Momentum is building behind the Darby International Capital (DIC) Latin American Fund IV climate-focused fund, targeting a total size of $400m (€368m), with commitments confirmed by a number of development finance institutions (DFIs).
In February, FinDev Canada said it had made a $50m commitment to the fund, while the Development Bank of Latin America and the Caribbean (CAF) said it was contributing $15m. Separately, the Swiss Investment Fund for Emerging Markets (SIFEM), another DFI, said recently it had made a $15m commitment to the fund.
These add to a $50m anchor commitment to the fund by IDB Invest, an arm of the Inter-American Development Bank, first announced in March 2023.

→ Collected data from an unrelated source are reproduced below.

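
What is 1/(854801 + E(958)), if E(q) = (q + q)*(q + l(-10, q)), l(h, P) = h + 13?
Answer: 1/2696077 ≈ 3.7091e-7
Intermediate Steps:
l(h, P) = 13 + h
E(q) = 2*q*(3 + q) (E(q) = (q + q)*(q + (13 - 10)) = (2*q)*(q + 3) = (2*q)*(3 + q) = 2*q*(3 + q))
1/(854801 + E(958)) = 1/(854801 + 2*958*(3 + 958)) = 1/(854801 + 2*958*961) = 1/(854801 + 1841276) = 1/2696077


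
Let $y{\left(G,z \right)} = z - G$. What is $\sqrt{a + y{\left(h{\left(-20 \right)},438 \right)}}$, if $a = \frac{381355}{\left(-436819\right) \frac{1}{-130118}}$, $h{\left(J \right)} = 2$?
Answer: $\frac{7 \sqrt{444054175499994}}{436819} \approx 337.69$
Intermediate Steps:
$a = \frac{49621149890}{436819}$ ($a = \frac{381355}{\left(-436819\right) \left(- \frac{1}{130118}\right)} = \frac{381355}{\frac{436819}{130118}} = 381355 \cdot \frac{130118}{436819} = \frac{49621149890}{436819} \approx 1.136 \cdot 10^{5}$)
$\sqrt{a + y{\left(h{\left(-20 \right)},438 \right)}} = \sqrt{\frac{49621149890}{436819} + \left(438 - 2\right)} = \sqrt{\frac{49621149890}{436819} + 436} = \sqrt{\frac{49811602974}{436819}} = \frac{7 \sqrt{444054175499994}}{436819}$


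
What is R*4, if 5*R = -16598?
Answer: -66392/5 ≈ -13278.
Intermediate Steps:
R = -16598/5 (R = (⅕)*(-16598) = -16598/5 ≈ -3319.6)
R*4 = -16598/5*4 = -66392/5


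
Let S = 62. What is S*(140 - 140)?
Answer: 0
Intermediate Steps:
S*(140 - 140) = 62*(140 - 140) = 62*0 = 0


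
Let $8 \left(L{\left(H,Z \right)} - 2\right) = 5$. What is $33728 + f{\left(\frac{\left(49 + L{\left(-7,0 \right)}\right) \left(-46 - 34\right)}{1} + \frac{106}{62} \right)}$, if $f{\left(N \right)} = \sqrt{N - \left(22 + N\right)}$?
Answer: $33728 + i \sqrt{22} \approx 33728.0 + 4.6904 i$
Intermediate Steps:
$L{\left(H,Z \right)} = \frac{21}{8}$ ($L{\left(H,Z \right)} = 2 + \frac{1}{8} \cdot 5 = 2 + \frac{5}{8} = \frac{21}{8}$)
$f{\left(N \right)} = i \sqrt{22}$ ($f{\left(N \right)} = \sqrt{-22} = i \sqrt{22}$)
$33728 + f{\left(\frac{\left(49 + L{\left(-7,0 \right)}\right) \left(-46 - 34\right)}{1} + \frac{106}{62} \right)} = 33728 + i \sqrt{22}$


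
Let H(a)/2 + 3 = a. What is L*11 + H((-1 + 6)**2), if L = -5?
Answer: -11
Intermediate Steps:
H(a) = -6 + 2*a
L*11 + H((-1 + 6)**2) = -5*11 + (-6 + 2*(-1 + 6)**2) = -55 + (-6 + 2*5**2) = -55 + (-6 + 2*25) = -55 + (-6 + 50) = -55 + 44 = -11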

Darby IV is a 10-year, climate-focused debt fund, managed by Washington DC-based DIC, a company founded in 2020 as a spin-out of the Latin American private debt investment team of asset manager Franklin Templeton.
The fund will direct at least 40% of invested capital to climate finance transactions, as well as providing advice to portfolio clients on capacity building to how to mitigate climate risks. It is said to be the first private credit climate finance fund in the Latin America region.
It seeks to mobilise both development finance and private institutional capital to underpin long-term growth financing to enable underserved mid-sized enterprises to develop low carbon and climate-resilient operations across Latin America, while fostering economic growth, job creation and sustainable development.
Jorge Arbache, private sector vice president at CAF, said the investment would “consolidate Latin America and the Caribbean as a region that contributes substantially to reverse climate change and its effects, through greener and more sustainable investments in our countries”.
Access to finance
Darby’s existing regional presence and track record in creating impact would benefit the fund, according to FinDev Canada. This would help support market development and bolster access to financing for mid-sized companies facing difficulties in attracting affordable long-term expansion capital, as well as promoting growth and creating jobs in the region, the DFI said.
SIFEM said the fund would play a pivotal role in providing long-term, senior secured loans to mid-cap companies in Latin America, focusing on infrastructure and logistics, agribusiness, manufacturing, and renewable energy investments.
SIFEM’s portfolio is managed by Zurich-based responsAbility, which recently announced impact investments of its own, in Asia.